Venons-en à ce que j’ai dit à la Fête de l’Humanité. J’ai expliqué tout ceci. J’ai fait le distinguo entre « racisme actif » et « racisme systémique ». Et j’ai appelé chacun à regarder en lui-même la part de préjugés sexistes et racistes qu’il pouvait véhiculer avec lui sans que cela fasse de lui pour autant un sexiste ou un raciste actif. C’est tout l’enjeu de la compréhension des processus de domination comme, précisément, des systèmes : les actes et propos sexistes, les actes et propos racistes peuvent être commis aussi par des militants qui luttent pour abolir le patriarcat ou le racisme. Et des choses qui peuvent paraître anodines comme demander à quelqu’un « c’est quoi ton origine ? », sans être une question posée par quelqu’un d’activement raciste, permet pourtant la reproduction d’une frontière imaginaire dans le peuple, car la personne à qui vous posez la question l’a déjà entendue 50 ou 100 fois dans sa vie, tout en constatant qu’on ne la posait pas à ses amis qui ont une autre couleur de peau. 

Aussi, j’ai pris un cas personnel, pour faire comprendre combien tout ceci peut s’insinuer en nous à notre corps défendant. J’ai expliqué le « sentiment d’insécurité » totalement irrationnel que les médias et les politiques d’extrême droite, de droite, et malheureusement aussi de gauche m’avaient appris à avoir en faisant le lien entre les « quartiers populaires » et « l’insécurité ». J’ai expliqué aussi comment ce sentiment passe – parce qu’on nous apprend à « penser » comme cela, et que c’est précisément ce qu’il faut déconstruire – par la couleur de peau. C’est ce que résume bien Linda Hamilton Krieger, professeur de droit passée par Stanford, Berkeley et Harvard : « les stéréotypes peuvent opérer implicitement en infléchissant le jugement social d’un décideur même si, consciemment, il en rejette les a priori et même s’il est pleinement convaincu que la “race” ou l’“ethnie” n’ont pas d’existence réelle ». Ce phénomène, des enquêtes scientifiques l’ont montré empiriquement, par exemple avec les travaux de H. Andrew Sagar et Janet Schofield, qui ont fait la démonstration que le comportement d’enfants se chamaillant en classe était jugé différemment selon la couleur de peau (« taquin » ou « joueur » quand l’enfant est blanc ; « agressif » ou « méchant » quand l’enfant est noir). Et c’est bien contre ces préjugés et stéréotypes incrustés en nous, à notre corps défendant, qu’il faut précisément lutter.
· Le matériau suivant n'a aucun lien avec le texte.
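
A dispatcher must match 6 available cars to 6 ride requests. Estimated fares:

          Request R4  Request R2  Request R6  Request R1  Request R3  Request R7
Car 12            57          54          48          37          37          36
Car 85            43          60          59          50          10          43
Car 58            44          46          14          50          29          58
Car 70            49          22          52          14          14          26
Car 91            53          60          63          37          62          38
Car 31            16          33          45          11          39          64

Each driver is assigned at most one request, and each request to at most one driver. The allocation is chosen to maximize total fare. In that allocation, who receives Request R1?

Optimal: Car 12→Request R4 ($57), Car 85→Request R2 ($60), Car 58→Request R1 ($50), Car 70→Request R6 ($52), Car 91→Request R3 ($62), Car 31→Request R7 ($64) — total 57+60+50+52+62+64 = $345.
Row-greedy (each driver in turn takes its best remaining request) gives $300, worse by 45.
Next-best assignment: Car 12→Request R2, Car 85→Request R6, Car 58→Request R1, Car 70→Request R4, Car 91→Request R3, Car 31→Request R7 = $338.
Car 58's own top request is Request R7 ($58), but forcing Car 58→Request R7 and reassigning the rest optimally gives only $318 — worse by 27.

Car 58 receives Request R1.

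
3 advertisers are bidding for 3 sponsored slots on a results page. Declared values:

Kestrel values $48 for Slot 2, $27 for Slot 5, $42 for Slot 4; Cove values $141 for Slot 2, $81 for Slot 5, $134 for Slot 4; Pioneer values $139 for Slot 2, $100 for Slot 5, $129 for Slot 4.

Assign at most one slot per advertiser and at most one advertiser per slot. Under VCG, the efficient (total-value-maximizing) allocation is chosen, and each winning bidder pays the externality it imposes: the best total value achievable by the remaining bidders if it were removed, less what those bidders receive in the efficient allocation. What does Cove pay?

Cove pays $15.

Efficient allocation: Kestrel→Slot 5 ($27), Cove→Slot 4 ($134), Pioneer→Slot 2 ($139); total welfare W = $300.
Cove receives Slot 4 at value $134, so the others get W − 134 = $166.
Without Cove: best allocation of the remaining 2 bidders over all 3 slots is Kestrel→Slot 4 ($42), Pioneer→Slot 2 ($139), total $181.
VCG payment = (others' best without Cove) − (others' welfare with Cove) = 181 − 166 = $15.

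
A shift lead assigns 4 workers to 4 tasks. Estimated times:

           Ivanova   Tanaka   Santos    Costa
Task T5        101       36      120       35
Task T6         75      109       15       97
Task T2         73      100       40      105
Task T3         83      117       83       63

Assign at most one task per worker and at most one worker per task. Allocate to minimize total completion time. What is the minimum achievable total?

Min total: 187 min

Optimal: Ivanova→Task T2 (73 min), Tanaka→Task T5 (36 min), Santos→Task T6 (15 min), Costa→Task T3 (63 min) — total 73+36+15+63 = 187 min.
Min-entry greedy (repeatedly take the single cheapest remaining cell) gives 240 min, worse by 53.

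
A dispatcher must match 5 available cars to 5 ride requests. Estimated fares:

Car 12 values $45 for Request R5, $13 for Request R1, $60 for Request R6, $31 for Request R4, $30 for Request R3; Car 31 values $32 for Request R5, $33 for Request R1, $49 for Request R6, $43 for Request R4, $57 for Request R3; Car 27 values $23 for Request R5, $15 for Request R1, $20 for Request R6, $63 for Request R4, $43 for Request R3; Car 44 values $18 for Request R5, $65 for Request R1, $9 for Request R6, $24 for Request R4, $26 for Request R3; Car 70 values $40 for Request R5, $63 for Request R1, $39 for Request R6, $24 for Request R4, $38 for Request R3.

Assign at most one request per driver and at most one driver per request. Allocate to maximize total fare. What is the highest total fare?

This is the linear assignment problem.
Optimal: Car 12→Request R6 ($60), Car 31→Request R3 ($57), Car 27→Request R4 ($63), Car 44→Request R1 ($65), Car 70→Request R5 ($40) — total 60+57+63+65+40 = $285.
Column-greedy (each request in turn goes to its best remaining driver) gives $260, worse by 25.

Maximum total: $285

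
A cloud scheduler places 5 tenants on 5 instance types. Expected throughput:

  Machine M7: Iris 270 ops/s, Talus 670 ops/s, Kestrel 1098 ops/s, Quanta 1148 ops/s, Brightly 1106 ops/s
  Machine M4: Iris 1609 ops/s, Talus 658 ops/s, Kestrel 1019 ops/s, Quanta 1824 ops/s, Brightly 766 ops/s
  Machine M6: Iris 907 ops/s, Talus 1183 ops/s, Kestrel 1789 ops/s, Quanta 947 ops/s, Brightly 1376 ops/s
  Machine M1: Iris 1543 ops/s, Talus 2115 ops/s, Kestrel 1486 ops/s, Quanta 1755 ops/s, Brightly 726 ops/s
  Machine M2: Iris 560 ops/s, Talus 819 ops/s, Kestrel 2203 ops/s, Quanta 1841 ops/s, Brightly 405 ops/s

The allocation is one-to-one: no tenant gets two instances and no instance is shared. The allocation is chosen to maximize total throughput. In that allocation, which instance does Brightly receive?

Brightly receives Machine M7.

Optimal: Iris→Machine M4 (1609 ops/s), Talus→Machine M1 (2115 ops/s), Kestrel→Machine M6 (1789 ops/s), Quanta→Machine M2 (1841 ops/s), Brightly→Machine M7 (1106 ops/s) — total 1609+2115+1789+1841+1106 = 8460 ops/s.
Row-greedy (each tenant in turn takes its best remaining instance) gives 8451 ops/s, worse by 9.
No other one-to-one assignment exceeds 8460 ops/s.
Brightly's own top instance is Machine M6 (1376 ops/s), but forcing Brightly→Machine M6 and reassigning the rest optimally gives only 8451 ops/s — worse by 9.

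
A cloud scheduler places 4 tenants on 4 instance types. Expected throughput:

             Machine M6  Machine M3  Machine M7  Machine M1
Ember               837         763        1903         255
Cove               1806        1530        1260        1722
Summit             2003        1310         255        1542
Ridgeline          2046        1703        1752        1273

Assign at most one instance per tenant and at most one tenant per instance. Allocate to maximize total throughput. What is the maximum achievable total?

Max total: 7331 ops/s

This is a one-to-one assignment (maximum-weight bipartite matching).
Optimal: Ember→Machine M7 (1903 ops/s), Cove→Machine M1 (1722 ops/s), Summit→Machine M6 (2003 ops/s), Ridgeline→Machine M3 (1703 ops/s) — total 1903+1722+2003+1703 = 7331 ops/s.
Max-entry greedy (repeatedly take the single best remaining cell) gives 6981 ops/s, worse by 350.
Next-best assignment: Ember→Machine M7, Cove→Machine M3, Summit→Machine M1, Ridgeline→Machine M6 = 7021 ops/s.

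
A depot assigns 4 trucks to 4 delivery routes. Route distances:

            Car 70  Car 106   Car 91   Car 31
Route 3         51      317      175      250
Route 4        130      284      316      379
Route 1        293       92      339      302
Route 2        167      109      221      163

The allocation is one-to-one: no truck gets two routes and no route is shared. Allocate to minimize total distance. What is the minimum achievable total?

Treat this as an assignment problem: match each truck to one route.
Optimal: Car 70→Route 4 (130 km), Car 106→Route 1 (92 km), Car 91→Route 3 (175 km), Car 31→Route 2 (163 km) — total 130+92+175+163 = 560 km.
Row-greedy (each truck in turn takes its cheapest remaining route) gives 743 km, worse by 183.
Next-best assignment: Car 70→Route 3, Car 106→Route 1, Car 91→Route 4, Car 31→Route 2 = 622 km.

Min total: 560 km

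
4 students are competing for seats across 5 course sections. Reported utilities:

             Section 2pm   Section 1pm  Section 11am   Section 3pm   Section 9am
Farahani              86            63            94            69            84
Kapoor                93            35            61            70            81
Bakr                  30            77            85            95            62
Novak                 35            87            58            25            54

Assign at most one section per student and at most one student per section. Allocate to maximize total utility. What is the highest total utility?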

Je n’ai donc pas « confessé mon racisme » à la Fête de l’Humanité. Ce que j’ai dit et affirmé, c’est au contraire quelque chose qui me rattache à l’universalisme républicain et à l’antiracisme qui doit nécessairement l’accompagner. Nous sommes tous des êtres humains et, par conséquent, nous sommes tous faillibles et influençables, surtout quand nous naissons à l’intérieur de systèmes de domination qui nous précèdent de plusieurs siècles. Mais précisément, ce qui fait la beauté de notre humanité et ce qui fait la force de l’idéal républicain et humaniste c’est de considérer que, si nous sommes égaux en droits, nous sommes aussi égaux dans notre capacité à écrire une voie unique pour nous-mêmes dans ce que l’on appelle l’existence. L’être humain est auteur et acteur de son histoire. Par la connaissance et la réflexion, il peut s’émanciper de systèmes de domination millénaires et combattre ce qui en lui l’y rattache. Mais il peut faire aussi le choix funeste d’y céder et de s’enfermer dans la facilité des certitudes établies. J’essaie, pour ma part, de comprendre autant que faire se peut ces systèmes de domination, afin de m’en émanciper pour participer le moins possible à leur reproduction. J’essaie, aussi, – et c’est l’objet de cette note – d’expliquer ce que j’en ai moi-même compris pour permettre à d’autres de faire de même. Autrement dit, et pour être parfaitement clair, je ne confesse pas le racisme : je le combats. Le Figaro ferait bien d’en faire autant plutôt que de travailler activement à sa (re)production.